Eso fue lo que se apoderó de todos mientras miraban el lugar donde las cabezas de los siete traidores habían explotado. Fue una visión extraña para todos ellos, ver cabezas explotar en rápida sucesión.

Ninguno de los 79 jóvenes guerreros que estaban junto a Klaus había quitado una vida humana antes. Todos eran novatos en ese departamento.

Son guerreros, entrenando para librar tanto batallas internas —contra sus congéneres— como externas contra los monstruos y Zombis que los han asolado desde que comenzó el apocalipsis.

Sin embargo, hasta ese momento, ninguno de ellos había matado a un humano antes. A pesar de competir en el Oracle, donde luchaban contra otros humanos, ver cabezas explotar de cerca era simplemente demasiado impactante.

Klaus les había dado la oportunidad de matar a veinte oponentes, pero en lugar de eso, solo los golpearon hasta que Klaus decidió matarlos él mismo. Los que Klaus había inmovilizado tampoco fueron asesinados por sus compañeros de equipo; los veinte se rindieron al ataque de Klaus antes de que él se enfrentara a los siete traidores.
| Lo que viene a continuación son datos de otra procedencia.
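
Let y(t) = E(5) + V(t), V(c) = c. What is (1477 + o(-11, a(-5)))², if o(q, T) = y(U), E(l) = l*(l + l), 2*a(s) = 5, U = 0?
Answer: 2331729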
—Sois demasiado blandos —dijo Klaus, mirándolos. Incluso en este mundo virtual, donde la muerte no era permanente, seguían dudando en matar a sus oponentes.

Estaban demasiado asustados para moverse. Al oír la voz de Klaus ahora, sintieron un escalofrío recorrerles la espalda. Y no eran solo ellos. Fuera, los participantes que habían sido eliminados y los que observaban desde sus diversas áreas de descanso tenían expresiones de espanto.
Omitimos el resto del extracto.